Staff recommends fixing “fully functional” e-mail system


By Geoff Davidian

SHOREWOOD, WI. (July 31, 2004) – In settling a public records lawsuit last spring, the village agreed to establish by June 1, 2004 an e-mail server so that official correspondence could be archived for public access under the Wisconsin public records act.


On Monday night, trustees will revisit the e-mail issue because although the government has provided “” e-mail addresses to elected officials, trustees frequently have been unable to access correspondence or attachments through the official system.


In addition, only Trustee Michael Phinney has responded to e-mail sent to him at his official e-mail address, suggesting that trustees are either not receiving correspondence or are not accessing it.


In a July 29, 2004 memorandum to the Village Board, Leeann Butschlick, assistant to the village manager, writes that “Staff believes that the Village is in full compliance with this agreement,” but acknowledges that there are “issues” related to “remote access to the system, not the integrity of the system itself.”

“The system has been fully functional since June 1, 2004 as required in the agreement.”


How a system can be fully functional while not allowing trustees to access their correspondence may be explained Monday.


Although the system has been “fully functional since June 1,” Butschlick writes, “staff has made numerous attempts to address the difficulties some Trustees experience when attempting to access the Village email system; however it seems apparent at this point that staff does not have the technical expertise to accurately identify nor correct the access problems experienced by some users.”

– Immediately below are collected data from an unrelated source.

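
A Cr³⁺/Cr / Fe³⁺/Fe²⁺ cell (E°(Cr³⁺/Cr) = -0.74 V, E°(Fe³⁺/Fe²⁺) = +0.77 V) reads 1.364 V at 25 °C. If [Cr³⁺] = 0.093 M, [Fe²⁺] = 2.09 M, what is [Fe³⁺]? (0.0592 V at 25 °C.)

0.0032 M

From the Nernst equation, log Q = n(E° − E)/0.0592 = 3(1.51 − 1.364)/0.0592 = 7.399, so Q = 2.5 × 10^7.
With Q = [Cr³⁺]·[Fe²⁺]^3/[Fe³⁺]^3 and the known concentrations, [Fe³⁺]^3 in the denominator gives [Fe³⁺] = 0.0032 M.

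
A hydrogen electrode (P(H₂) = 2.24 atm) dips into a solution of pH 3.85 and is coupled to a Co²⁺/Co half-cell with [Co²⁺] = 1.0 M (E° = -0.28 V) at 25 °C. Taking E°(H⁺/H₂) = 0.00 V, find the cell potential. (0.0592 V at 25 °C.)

The hydrogen couple is the cathode, so E°_cell = 0.28 V; n = 2.
[H⁺] = 10^(−3.85) = 1.4 × 10^-4 M, and Q = [Co²⁺]·P(H₂) / [H⁺]^2 = 1.12 × 10^8.
E = E° − (0.0592/2) log Q = 0.28 − (0.0592/2)(8.050) = 0.042 V.

0.042 V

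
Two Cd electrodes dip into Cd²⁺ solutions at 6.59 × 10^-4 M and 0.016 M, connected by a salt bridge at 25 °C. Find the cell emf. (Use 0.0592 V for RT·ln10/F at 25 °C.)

Both half-cells are Cd²⁺/Cd, so E°_cell = 0. The concentrated side is the cathode; the cell reaction moves Cd²⁺ from high to low concentration with n = 2.
Q = [Cd²⁺]_dilute/[Cd²⁺]_conc = 6.59 × 10^-4/0.016 = 0.0412.
E = 0 − (0.0592/2) log Q = −(0.0592/2)(-1.385) = 0.0410 V.

0.041 V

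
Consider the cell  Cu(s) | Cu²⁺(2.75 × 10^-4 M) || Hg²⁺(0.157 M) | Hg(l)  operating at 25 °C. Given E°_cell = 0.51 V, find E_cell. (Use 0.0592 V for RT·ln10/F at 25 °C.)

0.592 V

Balancing electrons gives n = 2; the reaction quotient is Q = [Cu²⁺]/[Hg²⁺] = 0.00175.
At 25 °C, E = E° − (0.0592/n) log Q = 0.51 − (0.0592/2)(-2.757) = 0.510 + 0.082 = 0.592 V.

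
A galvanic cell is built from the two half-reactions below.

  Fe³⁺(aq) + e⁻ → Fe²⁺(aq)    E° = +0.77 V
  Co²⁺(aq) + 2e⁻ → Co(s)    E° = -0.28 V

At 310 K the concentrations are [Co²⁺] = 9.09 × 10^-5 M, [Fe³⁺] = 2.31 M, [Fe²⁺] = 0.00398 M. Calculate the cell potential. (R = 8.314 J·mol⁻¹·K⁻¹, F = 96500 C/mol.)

1.34 V

The Fe³⁺/Fe²⁺ couple has the higher reduction potential and acts as the cathode, so E°_cell = +0.77 − (-0.28) = 1.05 V.
Balancing electrons gives n = 2; the reaction quotient is Q = [Co²⁺]·[Fe²⁺]^2/[Fe³⁺]^2 = 2.7 × 10^-10.
E = E° − (RT/nF) ln Q = 1.05 − (8.314×310)/(2×96500) × (-22.033) = 1.050 + 0.294 = 1.344 V.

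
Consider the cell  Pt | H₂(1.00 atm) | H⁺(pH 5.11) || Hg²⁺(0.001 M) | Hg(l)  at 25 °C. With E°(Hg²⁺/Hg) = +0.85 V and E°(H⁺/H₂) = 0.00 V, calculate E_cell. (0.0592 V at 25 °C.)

The Hg²⁺/Hg couple is the cathode, so E°_cell = 0.85 V; n = 2.
[H⁺] = 10^(−5.11) = 7.8 × 10^-6 M, and Q = [H⁺]^2 / ([Hg²⁺]·P(H₂)) = 6.03 × 10^-8.
E = E° − (0.0592/2) log Q = 0.85 − (0.0592/2)(-7.220) = 1.064 V.

1.06 V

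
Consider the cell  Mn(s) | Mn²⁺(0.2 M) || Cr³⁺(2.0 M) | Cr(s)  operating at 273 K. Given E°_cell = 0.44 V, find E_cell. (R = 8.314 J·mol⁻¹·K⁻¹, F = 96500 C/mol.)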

“Staff requests that it be authorized to negotiate a time and materials contract with Mike Armstrong, the Village's IT consultant, to identify the problems at each remote access location.”


Village staff apparently considers the existence of the equipment itself, plugged in and working, as complying with the settlement agreement, which meant to ensure that trustees communicate openly and retain public records at a central location.

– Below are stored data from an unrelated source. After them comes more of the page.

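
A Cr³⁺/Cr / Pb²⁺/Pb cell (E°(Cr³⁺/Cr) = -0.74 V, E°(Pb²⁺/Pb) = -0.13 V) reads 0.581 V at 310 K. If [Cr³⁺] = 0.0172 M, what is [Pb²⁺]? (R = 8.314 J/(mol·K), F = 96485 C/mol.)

From the Nernst equation, ln Q = nF(E° − E)/RT = 6×96485×(0.61 − 0.581)/(8.314×310) = 6.514, so Q = 674.
With Q = [Cr³⁺]^2/[Pb²⁺]^3 and the known concentrations, [Pb²⁺]^3 in the denominator gives [Pb²⁺] = 0.0076 M.

0.0076 M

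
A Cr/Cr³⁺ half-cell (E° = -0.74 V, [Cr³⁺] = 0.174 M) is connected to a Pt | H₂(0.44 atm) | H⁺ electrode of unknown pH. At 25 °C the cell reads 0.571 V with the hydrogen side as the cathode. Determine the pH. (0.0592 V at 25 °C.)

E°_cell = 0.74 V and n = 6.
log Q = n(E° − E)/0.0592 = 6×(0.74 − 0.571)/0.0592 = 17.128.
With Q = [Cr³⁺]^2·P(H₂)^3 / [H⁺]^6, solving for [H⁺] gives log[H⁺] = -3.286, so pH = 3.29.

pH = 3.29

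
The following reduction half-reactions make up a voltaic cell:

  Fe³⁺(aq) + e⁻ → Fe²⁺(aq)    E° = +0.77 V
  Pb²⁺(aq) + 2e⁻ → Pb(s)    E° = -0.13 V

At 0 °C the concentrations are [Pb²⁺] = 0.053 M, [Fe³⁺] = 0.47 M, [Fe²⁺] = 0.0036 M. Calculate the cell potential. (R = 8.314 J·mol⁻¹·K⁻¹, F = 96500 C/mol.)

The Fe³⁺/Fe²⁺ couple has the higher reduction potential and acts as the cathode, so E°_cell = +0.77 − (-0.13) = 0.90 V.
Balancing electrons gives n = 2; the reaction quotient is Q = [Pb²⁺]·[Fe²⁺]^2/[Fe³⁺]^2 = 3.11 × 10^-6.
E = E° − (RT/nF) ln Q = 0.90 − (8.314×273)/(2×96500) × (-12.681) = 0.900 + 0.149 = 1.049 V.

1.05 V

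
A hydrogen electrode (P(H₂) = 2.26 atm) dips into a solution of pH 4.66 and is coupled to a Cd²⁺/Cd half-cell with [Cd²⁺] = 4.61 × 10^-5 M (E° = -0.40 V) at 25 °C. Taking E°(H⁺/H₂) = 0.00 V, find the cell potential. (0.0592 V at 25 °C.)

The hydrogen couple is the cathode, so E°_cell = 0.40 V; n = 2.
[H⁺] = 10^(−4.66) = 2.2 × 10^-5 M, and Q = [Cd²⁺]·P(H₂) / [H⁺]^2 = 2.18 × 10^5.
E = E° − (0.0592/2) log Q = 0.40 − (0.0592/2)(5.338) = 0.242 V.

0.24 V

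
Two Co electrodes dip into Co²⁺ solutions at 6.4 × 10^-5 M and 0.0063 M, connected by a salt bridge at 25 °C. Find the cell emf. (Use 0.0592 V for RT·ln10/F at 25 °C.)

0.059 V

Both half-cells are Co²⁺/Co, so E°_cell = 0. The concentrated side is the cathode; the cell reaction moves Co²⁺ from high to low concentration with n = 2.
Q = [Co²⁺]_dilute/[Co²⁺]_conc = 6.4 × 10^-5/0.0063 = 0.0102.
E = 0 − (0.0592/2) log Q = −(0.0592/2)(-1.993) = 0.0590 V.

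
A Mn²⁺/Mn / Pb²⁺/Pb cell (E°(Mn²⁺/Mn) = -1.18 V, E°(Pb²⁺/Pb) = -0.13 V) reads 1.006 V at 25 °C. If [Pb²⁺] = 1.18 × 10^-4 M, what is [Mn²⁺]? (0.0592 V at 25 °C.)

From the Nernst equation, log Q = n(E° − E)/0.0592 = 2(1.05 − 1.006)/0.0592 = 1.486, so Q = 30.7.
With Q = [Mn²⁺]/[Pb²⁺] and the known concentrations, [Mn²⁺] in the numerator gives [Mn²⁺] = 0.0036 M.

0.0036 M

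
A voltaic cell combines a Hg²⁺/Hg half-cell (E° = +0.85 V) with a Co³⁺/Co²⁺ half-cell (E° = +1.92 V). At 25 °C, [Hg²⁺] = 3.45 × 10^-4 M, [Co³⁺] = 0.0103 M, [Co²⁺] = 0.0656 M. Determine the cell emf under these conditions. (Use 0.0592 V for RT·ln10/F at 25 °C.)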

If staff considers the existence of the e-mail server as “fully functional” in the spirit of the settlement, then the Village Board should reject the proposal to contract with an IT consultant to identify problems, since a “fully functional” system would already be “fully functional.”


But if it is necessary to contract with an IT specialist because trustees are not able to use the system, staff should not report to the governing body that the system is “fully functional,” because a “fully functional” system would require no one “to identify the problems at each remote access location.”


The suit was brought at a time when former Village President Rodney Dow was using e-mail to communicate with a majority of trustees regarding issues that were to be discussed in public sessions.


E-mail correspondence among a group of public officials involving an issue that will be voted on raises questions of legality under the state public meetings law.


Despite the requirement that public officials retain documents regarding their official duties, Trustee Ellen Eckman and former Trustee Vida Langenkamp did not retain all their correspondence.


In settling the lawsuit, the village agreed to create an official system so that officials would communicate on public matters in a way that could be monitored, and in a way that would reassure the public that village business was not being subverted by any former officials or lobbyists.